Okay, here is what I had. A Windows 7 computer with the 0x7B BSOD. This is a very common bug check code in Windows and it means that the hard drive has file system errors on it or a missing or corrupt driver.
I had a laptop that kept saying there was no boot device when attempting to boot. I figured it was a common disk error. So naturally, the first thing I do is boot into the Windows 7 DVD and run chkdsk. But the Windows 7 DVD said that it discovered there was no system partition. That, of course, would fix the BIOS not finding a boot device. So I rebooted. But that didn’t fix the problem. Now I had the STOP 0x7B error. Now I went back to the Windows 7 DVD and ran chkdsk /r, which scans for bad sectors. The problem remained and no bad sectors were found.

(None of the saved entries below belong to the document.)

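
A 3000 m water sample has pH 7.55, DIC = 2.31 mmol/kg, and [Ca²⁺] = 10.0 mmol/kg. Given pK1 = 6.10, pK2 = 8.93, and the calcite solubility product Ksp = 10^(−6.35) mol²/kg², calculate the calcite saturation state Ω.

Ω = 2.00

α₂ = 1 / (1 + [H⁺]/K2 + [H⁺]²/(K1K2)) = 1 / (1 + 10^+1.38 + 10^-0.07)
   = 1 / (1 + 23.988 + 0.85114) = 1/25.839 = 0.03870
[CO3²⁻] = α₂ × DIC = 0.03870 × 2.31 = 0.08940 mmol/kg
Ksp = 10^(−6.35) = 4.467×10^-7
Ω = [Ca²⁺][CO3²⁻]/Ksp = (10.0×10^-3)(8.940×10^-5) / 4.467×10^-7 = 2.00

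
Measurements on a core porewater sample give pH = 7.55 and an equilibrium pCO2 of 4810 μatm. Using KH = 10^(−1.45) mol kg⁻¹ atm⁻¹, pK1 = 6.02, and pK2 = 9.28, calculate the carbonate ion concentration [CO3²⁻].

[CO2*] = KH · pCO2 = 10^(−1.45) × 4810×10^-6 = 1.707×10^-4 mol/kg
α₀ = 1/(1 + K1/[H⁺] + K1K2/[H⁺]²) = 1/(1 + 10^+1.53 + 10^-0.20) = 0.02816
DIC = [CO2*]/α₀ = 1.707×10^-4 / 0.02816 = 6.061 mmol/kg
[CO3²⁻] = α₂·DIC; α₂ = 0.01777, so [CO3²⁻] = 0.01777 × 6.061 = 0.108 mmol/kg

[CO3²⁻] = 0.108 mmol/kg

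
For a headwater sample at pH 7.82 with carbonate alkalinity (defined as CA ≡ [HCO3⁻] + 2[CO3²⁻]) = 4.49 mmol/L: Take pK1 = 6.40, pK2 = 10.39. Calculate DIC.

CA = [HCO3⁻] + 2[CO3²⁻] = (α₁ + 2α₂)·DIC
At pH 7.82: [H⁺]/K1 = 10^-1.42 = 0.038019, K2/[H⁺] = 10^-2.57 = 0.0026915
α₁ = 1/(1 + 0.038019 + 0.0026915) = 1/1.0407 = 0.9609; α₂ = α₁·K2/[H⁺] = 0.002586
α₁ + 2α₂ = 0.9661
DIC = CA / (α₁ + 2α₂) = 4.49 / 0.9661 = 4.65 mmol/L

DIC = 4.65 mmol/L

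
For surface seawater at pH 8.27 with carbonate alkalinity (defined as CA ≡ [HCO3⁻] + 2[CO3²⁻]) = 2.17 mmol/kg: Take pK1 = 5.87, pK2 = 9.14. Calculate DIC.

CA = [HCO3⁻] + 2[CO3²⁻] = (α₁ + 2α₂)·DIC
At pH 8.27: [H⁺]/K1 = 10^-2.40 = 0.0039811, K2/[H⁺] = 10^-0.87 = 0.13490
α₁ = 1/(1 + 0.0039811 + 0.13490) = 1/1.1389 = 0.8781; α₂ = α₁·K2/[H⁺] = 0.1184
α₁ + 2α₂ = 1.1150
DIC = CA / (α₁ + 2α₂) = 2.17 / 1.1150 = 1.95 mmol/kg

DIC = 1.95 mmol/kg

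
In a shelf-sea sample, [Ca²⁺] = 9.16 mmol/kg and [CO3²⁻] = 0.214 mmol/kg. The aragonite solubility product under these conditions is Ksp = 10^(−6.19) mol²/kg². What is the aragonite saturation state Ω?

Ksp = 10^(−6.19) = 6.457×10^-7
Ω = [Ca²⁺][CO3²⁻]/Ksp = (9.16×10^-3)(0.214×10^-3) / 6.457×10^-7 = 3.04

Ω = 3.04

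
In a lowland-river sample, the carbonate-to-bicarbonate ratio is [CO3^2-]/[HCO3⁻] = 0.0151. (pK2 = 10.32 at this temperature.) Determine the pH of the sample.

From K2 = [H⁺][CO3^2-]/[HCO3⁻]:  pH = pK2 + log₁₀([CO3^2-]/[HCO3⁻])
log₁₀(0.0151) = -1.821
pH = 10.32 + (-1.821) = 8.50

pH = 8.50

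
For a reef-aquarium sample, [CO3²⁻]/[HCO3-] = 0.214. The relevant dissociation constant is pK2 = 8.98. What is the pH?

pH = 8.31

From K2 = [H⁺][CO3²⁻]/[HCO3-]:  pH = pK2 + log₁₀([CO3²⁻]/[HCO3-])
log₁₀(0.214) = -0.670
pH = 8.98 + (-0.670) = 8.31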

Okay, I wasn’t out of options yet. So next I ran Startup Repair from the disc. That didn’t work. In fact, I was being told the Windows 7 DVD wasn’t compatible this version of Windows, even though I was attempting to repair Windows 7 64-bit with a 64-bit DVD. Now I was getting frustrated.
My next idea was to run chkdsk with the Windows 8 DVD. That is when I discovered the Windows 8 DVD can run system restore on a Windows 7 installation. This is a very nice feature of Windows 8 (one of the few that exist). Unfortunately none of the few restore points I tried worked.
So now my next try was to scan for viruses. Aside from a few adware stuff loaded on the computer, it was clean. While I had the hard drive in my desktop, I also attempted to run the system file checker (SFC). But I got the dreaded “there is a system repair pending which requires reboot to complete” message.
Just for fun, I put the hard drive back in the laptop and booted into the Windows 7 DVD. Now the DVD recognizes the Windows 7 that I have installed and startup repair runs. I think I am getting somewhere. But after running startup repair twice, I still got 0x7B. I went back to the Windows 7 DVD and ran system restore. I tried 3 restore points, one about 2 weeks ago first, the oldest one next, and the newest one last. All 3 failed.
So I decided to run the SFC again, but before it will run, you have to take care of the %windir%\winsxs\pending.xml file. This is the file that forces that “there is a system repair pending which requires reboot to complete” message. I was going to rename it, run SFC, the rename it back. But the file was no missing. So I ran sfc /scannow /offbootdir=c:\ /offwindir=c:\windows and after a little while it told me that it had fixed some corrupt Windows files. I thought for sure it would boot now.
It didn’t. Next I decided to see if the BIOS had a IDE mode for hard drives because maybe the AHCI service was disabled somehow and that was preventing Windows from properly recognizing the hard drive. The BIOS did have this, but the 0x7B code remained.
So I decided my only option left was to install a new Windows 7. Fortunately for me, the Toshiba recovery media creator on this laptop didn’t need to be installed to run so after Windows was installed (and not activated) I created the recovery media and installed Windows back to the factory default. I made a backup image of the partition with the files and a backup of the documents early on, so this worked out.
There are three things you can benefit from this post:
- If the Windows 7 or Windows Vista DVD is giving you a hard time, put the Windows 8 DVD in and see if it will correct those problems.
- If you cannot run SFC because of a pending operation, run system restore to see if it removes the pending.xml file. It might even if system restore failed.
- Not all 0x0000007B problems are related to hard drive errors or driver errors.